For outsiders, the Airpower Community is a very much closed ‘Brotherhood’. A rare breed of warriors. A community like that can have some weird traditions such as burning pianos etcetera. One Airpower tradition in this category is ‘Mustache March’. And, as with every tradition, it has a story. For this one, we have to go back at least half a century.
In the mid-1960s there was a war going on in Southeast Asia. And, both on the ground and in the air, it wasn’t going too well for the Americans. The ‘all-knowing’ politicians had too much influence on the campaigns and the Pentagon, full of ‘let’s nuke ‘em’ Bomber Generals, carried them out, pushing through with one flawed campaign after another in Vietnam.
Focusing on the air war, the kill ratio between the USAF/USN/USMC Airmen in their multi-million, missile toting sophisticated fighters and those North-Vietnamese in their cheap, austere ‘Flying Ladas’ was poor. A mere 1:2. Under ‘Bomber General’ influence, the Americans had unlearned old trades, such as close-in dogfighting with a killer instinct.
So, the Pentagon reluctantly looked around in its dungeons, found an old World War Two Fighter Ace, dusted him off and gave him a mission. They’d rather not use him but the end justified the means. This man was a real old school hands-on fighter jock and leader. A maverick who wasn’t afraid to defy his superiors, but got the job done: Robin Olds.
He already had earned his merits and had made Ace against the Third Reich, flying P-38s and P-51s in Europe. And now, after a crash course on the F-4 Phantom, Robin was sent to Ubon RTAB in Thailand and, as a Colonel, took over the USAF’s 8th Tactical Fighter Wing, the famous ‘Wolfpack’. What he discovered was deplorable. In effectiveness and in morale.
He teamed up with their African-American Ops Officer Colonel Chappie James and went to work. They became famous as ‘Blackman And Robin’ and started producing results. Due to mainly Robin’s no-bullshit binding leadership, the ‘Wolfpack’ became a well-oiled, highly motivated and very effective fighting machine. And Olds always flew up front, leading.
The Vietnam war was widely covered by the mass media. It was the first ‘television war’. Since Robin was already an All-American Hero, he attracted a lot of media attention. Olds started to grow a very handsome waxed bar handle mustache that was prominently seen on every TV coverage. It was his silent protest, his middle finger against his country’s leaders.
You see, within the USAF there were regulations about growing facial hair. Mustaches were forbidden. So Robin, who had to reign in his outspoken nature on camera, used his mustache. And this very protest has become a two-fold tradition since. It honors Robin as a legendary fighter pilot and leader, and it’s a sign of defiance against flawed leadership.

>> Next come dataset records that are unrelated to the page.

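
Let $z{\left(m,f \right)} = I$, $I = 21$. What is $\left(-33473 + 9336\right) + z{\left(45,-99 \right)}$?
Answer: $-24116$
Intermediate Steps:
$z{\left(m,f \right)} = 21$
$\left(-33473 + 9336\right) + z{\left(45,-99 \right)} = \left(-33473 + 9336\right) + 21 = -24137 + 21 = -24116$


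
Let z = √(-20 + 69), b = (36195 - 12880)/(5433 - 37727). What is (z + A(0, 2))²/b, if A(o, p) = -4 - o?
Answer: -290646/23315 ≈ -12.466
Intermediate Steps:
b = -23315/32294 (b = 23315/(-32294) = 23315*(-1/32294) = -23315/32294 ≈ -0.72196)
z = 7 (z = √49 = 7)
(z + A(0, 2))²/b = (7 + (-4 - 1*0))²/(-23315/32294) = (7 + (-4 + 0))²*(-32294/23315) = (7 - 4)²*(-32294/23315) = 3²*(-32294/23315) = 9*(-32294/23315) = -290646/23315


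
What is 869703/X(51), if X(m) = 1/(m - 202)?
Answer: -131325153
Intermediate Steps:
X(m) = 1/(-202 + m)
869703/X(51) = 869703/(1/(-202 + 51)) = 869703/(1/(-151)) = 869703/(-1/151) = 869703*(-151) = -131325153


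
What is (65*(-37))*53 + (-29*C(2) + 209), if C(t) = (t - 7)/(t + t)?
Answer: -508879/4 ≈ -1.2722e+5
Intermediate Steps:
C(t) = (-7 + t)/(2*t) (C(t) = (-7 + t)/((2*t)) = (-7 + t)*(1/(2*t)) = (-7 + t)/(2*t))
(65*(-37))*53 + (-29*C(2) + 209) = (65*(-37))*53 + (-29*(-7 + 2)/(2*2) + 209) = -2405*53 + (-29*(-5)/(2*2) + 209) = -127465 + (-29*(-5/4) + 209) = -127465 + (145/4 + 209) = -127465 + 981/4 = -508879/4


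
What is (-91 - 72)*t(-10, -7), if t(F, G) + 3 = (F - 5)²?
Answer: -36186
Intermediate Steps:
t(F, G) = -3 + (-5 + F)² (t(F, G) = -3 + (F - 5)² = -3 + (-5 + F)²)
(-91 - 72)*t(-10, -7) = (-91 - 72)*(-3 + (-5 - 10)²) = -163*(-3 + (-15)²) = -163*(-3 + 225) = -163*222 = -36186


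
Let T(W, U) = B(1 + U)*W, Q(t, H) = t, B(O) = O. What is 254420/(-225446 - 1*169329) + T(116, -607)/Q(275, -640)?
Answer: -1112842756/4342525 ≈ -256.27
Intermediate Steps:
T(W, U) = W*(1 + U) (T(W, U) = (1 + U)*W = W*(1 + U))
254420/(-225446 - 1*169329) + T(116, -607)/Q(275, -640) = 254420/(-225446 - 1*169329) + (116*(1 - 607))/275 = 254420/(-225446 - 169329) + (116*(-606))*(1/275) = 254420/(-394775) - 70296*1/275 = 254420*(-1/394775) - 70296/275 = -50884/78955 - 70296/275 = -1112842756/4342525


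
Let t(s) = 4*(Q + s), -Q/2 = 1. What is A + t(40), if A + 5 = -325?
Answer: -178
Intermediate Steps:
Q = -2 (Q = -2*1 = -2)
A = -330 (A = -5 - 325 = -330)
t(s) = -8 + 4*s (t(s) = 4*(-2 + s) = -8 + 4*s)
A + t(40) = -330 + (-8 + 4*40) = -330 + (-8 + 160) = -330 + 152 = -178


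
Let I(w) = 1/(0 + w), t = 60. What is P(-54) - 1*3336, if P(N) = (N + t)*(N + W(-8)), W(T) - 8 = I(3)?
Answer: -3610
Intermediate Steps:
I(w) = 1/w
W(T) = 25/3 (W(T) = 8 + 1/3 = 25/3)
P(N) = (60 + N)*(25/3 + N) (P(N) = (N + 60)*(N + 25/3) = (60 + N)*(25/3 + N))
P(-54) - 1*3336 = (500 + (-54)**2 + (205/3)*(-54)) - 1*3336 = (500 + 2916 - 3690) - 3336 = -274 - 3336 = -3610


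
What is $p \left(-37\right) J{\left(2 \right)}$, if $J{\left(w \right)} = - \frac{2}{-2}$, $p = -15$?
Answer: $555$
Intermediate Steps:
$J{\left(w \right)} = 1$ ($J{\left(w \right)} = \left(-2\right) \left(- \frac{1}{2}\right) = 1$)
$p \left(-37\right) J{\left(2 \right)} = \left(-15\right) \left(-37\right) 1 = 555 \cdot 1 = 555$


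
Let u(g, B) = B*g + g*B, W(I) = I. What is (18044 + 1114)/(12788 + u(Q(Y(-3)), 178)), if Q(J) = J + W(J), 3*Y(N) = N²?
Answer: 9579/7462 ≈ 1.2837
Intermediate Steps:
Y(N) = N²/3
Q(J) = 2*J (Q(J) = J + J = 2*J)
u(g, B) = 2*B*g (u(g, B) = B*g + B*g = 2*B*g)
(18044 + 1114)/(12788 + u(Q(Y(-3)), 178)) = (18044 + 1114)/(12788 + 2*178*(2*((⅓)*(-3)²))) = 19158/(12788 + 2*178*(2*((⅓)*9))) = 19158/(12788 + 2*178*(2*3)) = 19158/(12788 + 2*178*6) = 19158/(12788 + 2136) = 19158/14924 = 19158*(1/14924) = 9579/7462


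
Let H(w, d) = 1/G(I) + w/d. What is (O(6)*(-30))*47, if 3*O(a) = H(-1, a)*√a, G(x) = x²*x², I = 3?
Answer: 5875*√6/81 ≈ 177.66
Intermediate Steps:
G(x) = x⁴
H(w, d) = 1/81 + w/d (H(w, d) = 1/3⁴ + w/d = 1/81 + w/d)
O(a) = (-1 + a/81)/(3*√a) (O(a) = (((-1 + a/81)/a)*√a)/3 = ((-1 + a/81)/√a)/3 = (-1 + a/81)/(3*√a))
(O(6)*(-30))*47 = (((-81 + 6)/(243*√6))*(-30))*47 = (((1/243)*(√6/6)*(-75))*(-30))*47 = (-25*√6/486*(-30))*47 = (125*√6/81)*47 = 5875*√6/81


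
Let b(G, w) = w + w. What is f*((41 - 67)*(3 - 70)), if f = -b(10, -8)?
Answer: 27872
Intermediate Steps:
b(G, w) = 2*w
f = 16 (f = -2*(-8) = -1*(-16) = 16)
f*((41 - 67)*(3 - 70)) = 16*((41 - 67)*(3 - 70)) = 16*(-26*(-67)) = 16*1742 = 27872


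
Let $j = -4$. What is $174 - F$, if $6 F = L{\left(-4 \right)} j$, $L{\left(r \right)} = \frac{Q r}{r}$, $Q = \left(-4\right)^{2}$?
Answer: $\frac{554}{3} \approx 184.67$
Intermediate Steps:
$Q = 16$
$L{\left(r \right)} = 16$ ($L{\left(r \right)} = \frac{16 r}{r} = 16$)
$F = - \frac{32}{3}$ ($F = \frac{16 \left(-4\right)}{6} = \frac{1}{6} \left(-64\right) = - \frac{32}{3} \approx -10.667$)
$174 - F = 174 - - \frac{32}{3} = 174 + \frac{32}{3} = \frac{554}{3}$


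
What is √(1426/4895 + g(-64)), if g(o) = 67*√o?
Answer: √(6980270 + 12843109400*I)/4895 ≈ 16.375 + 16.366*I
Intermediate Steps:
√(1426/4895 + g(-64)) = √(1426/4895 + 67*√(-64)) = √(1426*(1/4895) + 67*(8*I)) = √(1426/4895 + 536*I)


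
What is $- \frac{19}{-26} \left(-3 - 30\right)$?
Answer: $- \frac{627}{26} \approx -24.115$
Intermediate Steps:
$- \frac{19}{-26} \left(-3 - 30\right) = \left(-19\right) \left(- \frac{1}{26}\right) \left(-33\right) = \frac{19}{26} \left(-33\right) = - \frac{627}{26}$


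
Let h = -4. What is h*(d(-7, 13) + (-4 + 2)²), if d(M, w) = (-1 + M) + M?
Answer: 44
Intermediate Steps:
d(M, w) = -1 + 2*M
h*(d(-7, 13) + (-4 + 2)²) = -4*((-1 + 2*(-7)) + (-4 + 2)²) = -4*((-1 - 14) + (-2)²) = -4*(-15 + 4) = -4*(-11) = 44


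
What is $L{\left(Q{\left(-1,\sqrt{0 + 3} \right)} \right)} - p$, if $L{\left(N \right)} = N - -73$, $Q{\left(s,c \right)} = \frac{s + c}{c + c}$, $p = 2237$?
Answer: $- \frac{4327}{2} - \frac{\sqrt{3}}{6} \approx -2163.8$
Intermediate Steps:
$Q{\left(s,c \right)} = \frac{c + s}{2 c}$
$L{\left(N \right)} = 73 + N$ ($L{\left(N \right)} = N + 73 = 73 + N$)
$L{\left(Q{\left(-1,\sqrt{0 + 3} \right)} \right)} - p = \left(73 + \frac{\sqrt{0 + 3} - 1}{2 \sqrt{0 + 3}}\right) - 2237 = \left(73 + \frac{\sqrt{3} - 1}{2 \sqrt{3}}\right) - 2237 = \left(73 + \frac{\frac{\sqrt{3}}{3} \left(-1 + \sqrt{3}\right)}{2}\right) - 2237 = \left(73 + \frac{\sqrt{3} \left(-1 + \sqrt{3}\right)}{6}\right) - 2237 = -2164 + \frac{\sqrt{3} \left(-1 + \sqrt{3}\right)}{6}$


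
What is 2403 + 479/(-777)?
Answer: 1866652/777 ≈ 2402.4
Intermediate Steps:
2403 + 479/(-777) = 2403 + 479*(-1/777) = 2403 - 479/777 = 1866652/777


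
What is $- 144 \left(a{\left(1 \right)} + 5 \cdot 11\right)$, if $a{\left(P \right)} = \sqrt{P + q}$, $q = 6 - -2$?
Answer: $-8352$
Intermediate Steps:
$q = 8$ ($q = 6 + 2 = 8$)
$a{\left(P \right)} = \sqrt{8 + P}$ ($a{\left(P \right)} = \sqrt{P + 8} = \sqrt{8 + P}$)
$- 144 \left(a{\left(1 \right)} + 5 \cdot 11\right) = - 144 \left(\sqrt{8 + 1} + 5 \cdot 11\right) = - 144 \left(\sqrt{9} + 55\right) = - 144 \left(3 + 55\right) = \left(-144\right) 58 = -8352$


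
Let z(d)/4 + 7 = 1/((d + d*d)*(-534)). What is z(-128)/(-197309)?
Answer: 60764929/428195256384 ≈ 0.00014191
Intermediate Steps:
z(d) = -28 - 2/(267*(d + d**2)) (z(d) = -28 + 4*(1/((d + d*d)*(-534))) = -28 + 4*(-1/534/(d + d**2)) = -28 + 4*(-1/(534*(d + d**2))) = -28 - 2/(267*(d + d**2)))
z(-128)/(-197309) = ((2/267)*(-1 - 3738*(-128) - 3738*(-128)**2)/(-128*(1 - 128)))/(-197309) = ((2/267)*(-1/128)*(-1 + 478464 - 3738*16384)/(-127))*(-1/197309) = ((2/267)*(-1/128)*(-1/127)*(-1 + 478464 - 61243392))*(-1/197309) = ((2/267)*(-1/128)*(-1/127)*(-60764929))*(-1/197309) = -60764929/2170176*(-1/197309) = 60764929/428195256384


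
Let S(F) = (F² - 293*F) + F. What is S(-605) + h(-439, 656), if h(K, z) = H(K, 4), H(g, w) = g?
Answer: 542246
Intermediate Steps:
h(K, z) = K
S(F) = F² - 292*F
S(-605) + h(-439, 656) = -605*(-292 - 605) - 439 = -605*(-897) - 439 = 542685 - 439 = 542246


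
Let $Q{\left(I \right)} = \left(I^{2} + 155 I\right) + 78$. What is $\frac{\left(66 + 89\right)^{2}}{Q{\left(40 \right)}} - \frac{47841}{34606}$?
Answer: $\frac{8740726}{5242809} \approx 1.6672$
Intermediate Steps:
$Q{\left(I \right)} = 78 + I^{2} + 155 I$
$\frac{\left(66 + 89\right)^{2}}{Q{\left(40 \right)}} - \frac{47841}{34606} = \frac{\left(66 + 89\right)^{2}}{78 + 40^{2} + 155 \cdot 40} - \frac{47841}{34606} = \frac{155^{2}}{78 + 1600 + 6200} - \frac{47841}{34606} = \frac{24025}{7878} - \frac{47841}{34606} = \frac{8740726}{5242809}$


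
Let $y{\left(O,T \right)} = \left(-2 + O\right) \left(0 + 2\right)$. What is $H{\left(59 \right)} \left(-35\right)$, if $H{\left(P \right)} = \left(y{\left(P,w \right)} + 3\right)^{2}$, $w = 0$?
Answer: $-479115$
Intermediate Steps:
$y{\left(O,T \right)} = -4 + 2 O$ ($y{\left(O,T \right)} = \left(-2 + O\right) 2 = -4 + 2 O$)
$H{\left(P \right)} = \left(-1 + 2 P\right)^{2}$ ($H{\left(P \right)} = \left(\left(-4 + 2 P\right) + 3\right)^{2} = \left(-1 + 2 P\right)^{2}$)
$H{\left(59 \right)} \left(-35\right) = \left(-1 + 2 \cdot 59\right)^{2} \left(-35\right) = \left(-1 + 118\right)^{2} \left(-35\right) = 117^{2} \left(-35\right) = 13689 \left(-35\right) = -479115$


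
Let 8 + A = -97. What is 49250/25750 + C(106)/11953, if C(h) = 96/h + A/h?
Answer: 249601619/130502854 ≈ 1.9126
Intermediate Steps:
A = -105 (A = -8 - 97 = -105)
C(h) = -9/h (C(h) = 96/h - 105/h = -9/h)
49250/25750 + C(106)/11953 = 49250/25750 - 9/106/11953 = 49250*(1/25750) - 9*1/106*(1/11953) = 197/103 - 9/106*1/11953 = 197/103 - 9/1267018 = 249601619/130502854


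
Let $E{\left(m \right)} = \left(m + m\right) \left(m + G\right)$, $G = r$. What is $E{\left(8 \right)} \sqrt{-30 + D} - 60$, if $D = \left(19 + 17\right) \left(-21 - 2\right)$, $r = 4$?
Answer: $-60 + 192 i \sqrt{858} \approx -60.0 + 5624.0 i$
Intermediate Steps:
$D = -828$ ($D = 36 \left(-23\right) = -828$)
$G = 4$
$E{\left(m \right)} = 2 m \left(4 + m\right)$ ($E{\left(m \right)} = \left(m + m\right) \left(m + 4\right) = 2 m \left(4 + m\right)$)
$E{\left(8 \right)} \sqrt{-30 + D} - 60 = 2 \cdot 8 \left(4 + 8\right) \sqrt{-30 - 828} - 60 = 2 \cdot 8 \cdot 12 \sqrt{-858} - 60 = 192 i \sqrt{858} - 60 = -60 + 192 i \sqrt{858}$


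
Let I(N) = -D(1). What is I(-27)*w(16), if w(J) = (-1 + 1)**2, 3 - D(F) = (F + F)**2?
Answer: 0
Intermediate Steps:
D(F) = 3 - 4*F**2 (D(F) = 3 - (F + F)**2 = 3 - (2*F)**2 = 3 - 4*F**2)
w(J) = 0 (w(J) = 0**2 = 0)
I(N) = 1 (I(N) = -(3 - 4*1**2) = -(3 - 4*1) = -(3 - 4) = -1*(-1) = 1)
I(-27)*w(16) = 1*0 = 0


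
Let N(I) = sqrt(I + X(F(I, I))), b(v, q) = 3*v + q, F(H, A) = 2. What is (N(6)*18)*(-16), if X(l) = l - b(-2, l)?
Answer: -576*sqrt(3) ≈ -997.66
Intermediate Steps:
b(v, q) = q + 3*v
X(l) = 6 (X(l) = l - (l + 3*(-2)) = l - (l - 6) = l - (-6 + l) = l + (6 - l) = 6)
N(I) = sqrt(6 + I) (N(I) = sqrt(I + 6) = sqrt(6 + I))
(N(6)*18)*(-16) = (sqrt(6 + 6)*18)*(-16) = (sqrt(12)*18)*(-16) = ((2*sqrt(3))*18)*(-16) = (36*sqrt(3))*(-16) = -576*sqrt(3)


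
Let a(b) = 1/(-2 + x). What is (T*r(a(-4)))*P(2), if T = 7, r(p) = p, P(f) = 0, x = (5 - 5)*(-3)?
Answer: 0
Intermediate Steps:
x = 0 (x = 0*(-3) = 0)
a(b) = -½ (a(b) = 1/(-2 + 0) = 1/(-2) = -½)
(T*r(a(-4)))*P(2) = (7*(-½))*0 = -7/2*0 = 0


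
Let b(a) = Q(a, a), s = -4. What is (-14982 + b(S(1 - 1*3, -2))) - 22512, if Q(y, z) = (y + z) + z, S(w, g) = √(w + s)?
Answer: -37494 + 3*I*√6 ≈ -37494.0 + 7.3485*I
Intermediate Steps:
S(w, g) = √(-4 + w) (S(w, g) = √(w - 4) = √(-4 + w))
Q(y, z) = y + 2*z
b(a) = 3*a (b(a) = a + 2*a = 3*a)
(-14982 + b(S(1 - 1*3, -2))) - 22512 = (-14982 + 3*√(-4 + (1 - 1*3))) - 22512 = (-14982 + 3*√(-4 + (1 - 3))) - 22512 = (-14982 + 3*√(-4 - 2)) - 22512 = (-14982 + 3*√(-6)) - 22512 = (-14982 + 3*(I*√6)) - 22512 = (-14982 + 3*I*√6) - 22512 = -37494 + 3*I*√6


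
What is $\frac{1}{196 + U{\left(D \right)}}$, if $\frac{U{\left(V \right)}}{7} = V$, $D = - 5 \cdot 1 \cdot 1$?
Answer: $\frac{1}{161} \approx 0.0062112$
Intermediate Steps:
$D = -5$ ($D = \left(-5\right) 1 = -5$)
$U{\left(V \right)} = 7 V$
$\frac{1}{196 + U{\left(D \right)}} = \frac{1}{196 + 7 \left(-5\right)} = \frac{1}{196 - 35} = \frac{1}{161}$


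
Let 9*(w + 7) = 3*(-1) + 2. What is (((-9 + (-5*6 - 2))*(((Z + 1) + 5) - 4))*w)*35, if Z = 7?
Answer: 91840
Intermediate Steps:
w = -64/9 (w = -7 + (3*(-1) + 2)/9 = -7 + (-3 + 2)/9 = -7 + (⅑)*(-1) = -7 - ⅑ = -64/9 ≈ -7.1111)
(((-9 + (-5*6 - 2))*(((Z + 1) + 5) - 4))*w)*35 = (((-9 + (-5*6 - 2))*(((7 + 1) + 5) - 4))*(-64/9))*35 = (((-9 + (-30 - 2))*((8 + 5) - 4))*(-64/9))*35 = (((-9 - 32)*(13 - 4))*(-64/9))*35 = (-41*9*(-64/9))*35 = -369*(-64/9)*35 = 2624*35 = 91840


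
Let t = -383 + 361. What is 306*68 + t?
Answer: 20786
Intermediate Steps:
t = -22
306*68 + t = 306*68 - 22 = 20808 - 22 = 20786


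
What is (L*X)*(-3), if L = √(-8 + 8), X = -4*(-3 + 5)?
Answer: 0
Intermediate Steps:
X = -8 (X = -4*2 = -8)
L = 0 (L = √0 = 0)
(L*X)*(-3) = (0*(-8))*(-3) = 0*(-3) = 0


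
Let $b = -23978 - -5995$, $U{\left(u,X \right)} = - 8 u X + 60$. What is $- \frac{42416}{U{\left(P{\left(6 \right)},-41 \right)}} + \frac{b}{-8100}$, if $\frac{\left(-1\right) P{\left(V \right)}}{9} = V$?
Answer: $\frac{55083793}{11915100} \approx 4.623$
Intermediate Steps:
$P{\left(V \right)} = - 9 V$
$U{\left(u,X \right)} = 60 - 8 X u$ ($U{\left(u,X \right)} = - 8 X u + 60 = 60 - 8 X u$)
$b = -17983$ ($b = -23978 + 5995 = -17983$)
$- \frac{42416}{U{\left(P{\left(6 \right)},-41 \right)}} + \frac{b}{-8100} = - \frac{42416}{60 - - 328 \left(\left(-9\right) 6\right)} - \frac{17983}{-8100} = - \frac{42416}{60 - \left(-328\right) \left(-54\right)} - - \frac{17983}{8100} = - \frac{42416}{60 - 17712} + \frac{17983}{8100} = - \frac{42416}{-17652} + \frac{17983}{8100} = \left(-42416\right) \left(- \frac{1}{17652}\right) + \frac{17983}{8100} = \frac{10604}{4413} + \frac{17983}{8100} = \frac{55083793}{11915100}$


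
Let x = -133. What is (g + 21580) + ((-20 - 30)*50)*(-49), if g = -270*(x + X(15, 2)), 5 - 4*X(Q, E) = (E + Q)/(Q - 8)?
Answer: 1258715/7 ≈ 1.7982e+5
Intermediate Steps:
X(Q, E) = 5/4 - (E + Q)/(4*(-8 + Q)) (X(Q, E) = 5/4 - (E + Q)/(4*(Q - 8)) = 5/4 - (E + Q)/(4*(-8 + Q)))
g = 250155/7 (g = -270*(-133 + (-10 + 15 - 1/4*2)/(-8 + 15)) = -270*(-133 + (-10 + 15 - 1/2)/7) = -270*(-133 + (1/7)*(9/2)) = -270*(-133 + 9/14) = -270*(-1853/14) = 250155/7 ≈ 35736.)
(g + 21580) + ((-20 - 30)*50)*(-49) = (250155/7 + 21580) + ((-20 - 30)*50)*(-49) = 401215/7 - 50*50*(-49) = 401215/7 - 2500*(-49) = 401215/7 + 122500 = 1258715/7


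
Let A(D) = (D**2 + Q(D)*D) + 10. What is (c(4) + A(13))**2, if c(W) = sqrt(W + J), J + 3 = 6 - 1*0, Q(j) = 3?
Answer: (218 + sqrt(7))**2 ≈ 48685.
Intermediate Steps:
A(D) = 10 + D**2 + 3*D (A(D) = (D**2 + 3*D) + 10 = 10 + D**2 + 3*D)
J = 3 (J = -3 + (6 - 1*0) = -3 + (6 + 0) = -3 + 6 = 3)
c(W) = sqrt(3 + W) (c(W) = sqrt(W + 3) = sqrt(3 + W))
(c(4) + A(13))**2 = (sqrt(3 + 4) + (10 + 13**2 + 3*13))**2 = (sqrt(7) + (10 + 169 + 39))**2 = (sqrt(7) + 218)**2 = (218 + sqrt(7))**2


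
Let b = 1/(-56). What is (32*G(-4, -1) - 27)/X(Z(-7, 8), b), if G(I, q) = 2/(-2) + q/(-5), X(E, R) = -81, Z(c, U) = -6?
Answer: 263/405 ≈ 0.64938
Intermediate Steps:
b = -1/56 ≈ -0.017857
G(I, q) = -1 - q/5 (G(I, q) = 2*(-1/2) + q*(-1/5) = -1 - q/5)
(32*G(-4, -1) - 27)/X(Z(-7, 8), b) = (32*(-1 - 1/5*(-1)) - 27)/(-81) = (32*(-1 + 1/5) - 27)*(-1/81) = (32*(-4/5) - 27)*(-1/81) = (-128/5 - 27)*(-1/81) = -263/5*(-1/81) = 263/405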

It's called 'Mustache March'.
Robin went permanently ‘upstairs’ back in 2007. His endeavors in World War Two in the 1940s, Vietnam in the 1960s, his strategic and tactical skills, his leadership as well as his entire life are well documented. In a book full of his memoirs, produced by his daughter Christina Olds and his flying buddy, the Late Ed Rasimus. A ‘bible’ for any fighter jock.
The title is ‘Fighter Pilot. The Memoirs Of Legendary Ace Robin Olds’.